As Iowa legislators search the state’s budget for money to fund water quality projects, an Iowa environmentalist believes it may be on grocery store shelves.
Ralph Rosenberg, Executive Director of the Iowa Environmental Council, estimates a five-cent tax on plastic bottles containing water and other beverages could bring the needed money to the state.
“We’ve heard it may raise as much as $20 to 25 million a year,” Rosenberg told reporters Friday, following taping of an Iowa Press program on water quality at Iowa Public Television.
Rosenberg said he’s offering the idea because legislators are discussing reallocating money currently appropriated to other needs for water quality projects.
Rosenberg said the proposal would impose a nickel fee on each of the plastic bottles at the time of sale.
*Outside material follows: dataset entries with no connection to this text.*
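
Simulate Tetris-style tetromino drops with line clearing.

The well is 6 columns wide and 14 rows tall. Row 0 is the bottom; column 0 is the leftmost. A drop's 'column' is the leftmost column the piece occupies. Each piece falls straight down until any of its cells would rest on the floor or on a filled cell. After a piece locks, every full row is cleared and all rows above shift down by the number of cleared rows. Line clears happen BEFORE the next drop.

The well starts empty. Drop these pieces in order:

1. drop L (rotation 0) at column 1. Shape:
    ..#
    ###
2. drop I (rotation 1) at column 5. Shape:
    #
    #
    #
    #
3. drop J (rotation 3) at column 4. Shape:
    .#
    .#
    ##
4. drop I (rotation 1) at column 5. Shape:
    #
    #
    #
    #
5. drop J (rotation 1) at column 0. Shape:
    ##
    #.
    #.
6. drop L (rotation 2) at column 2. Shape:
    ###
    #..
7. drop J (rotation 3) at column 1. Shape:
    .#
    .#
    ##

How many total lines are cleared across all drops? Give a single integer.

Drop 1: L rot0 at col 1 lands with bottom-row=0; cleared 0 line(s) (total 0); column heights now [0 1 1 2 0 0], max=2
Drop 2: I rot1 at col 5 lands with bottom-row=0; cleared 0 line(s) (total 0); column heights now [0 1 1 2 0 4], max=4
Drop 3: J rot3 at col 4 lands with bottom-row=4; cleared 0 line(s) (total 0); column heights now [0 1 1 2 5 7], max=7
Drop 4: I rot1 at col 5 lands with bottom-row=7; cleared 0 line(s) (total 0); column heights now [0 1 1 2 5 11], max=11
Drop 5: J rot1 at col 0 lands with bottom-row=0; cleared 0 line(s) (total 0); column heights now [3 3 1 2 5 11], max=11
Drop 6: L rot2 at col 2 lands with bottom-row=4; cleared 0 line(s) (total 0); column heights now [3 3 6 6 6 11], max=11
Drop 7: J rot3 at col 1 lands with bottom-row=6; cleared 0 line(s) (total 0); column heights now [3 7 9 6 6 11], max=11

Answer: 0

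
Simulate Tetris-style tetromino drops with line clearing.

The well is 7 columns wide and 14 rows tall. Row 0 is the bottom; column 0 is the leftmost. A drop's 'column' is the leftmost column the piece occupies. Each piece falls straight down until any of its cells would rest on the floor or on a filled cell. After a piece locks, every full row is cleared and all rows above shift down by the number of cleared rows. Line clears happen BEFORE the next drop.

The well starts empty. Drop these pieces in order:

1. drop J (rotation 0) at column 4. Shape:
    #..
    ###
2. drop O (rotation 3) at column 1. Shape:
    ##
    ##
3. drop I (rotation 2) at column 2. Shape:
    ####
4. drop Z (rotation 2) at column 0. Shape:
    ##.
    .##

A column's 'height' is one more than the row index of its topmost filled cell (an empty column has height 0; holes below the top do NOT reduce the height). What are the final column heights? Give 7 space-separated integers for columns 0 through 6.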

Unlike Iowa’s bottle deposit law, the money would not be refunded. The funds would instead go to the state treasury for legislators’ appropriation for water quality improvement projects.
“I think it’s an easy fee to implement and operate well,” said Rosenberg, “because you don’t want anything complex.”
Rosenberg, who formerly served in the Iowa General Assembly, said he’s “putting the idea on the table” for consideration. He envisions the money would be used for state cost-sharing with farmers initiating conservation practices to protect Iowa’s waterways.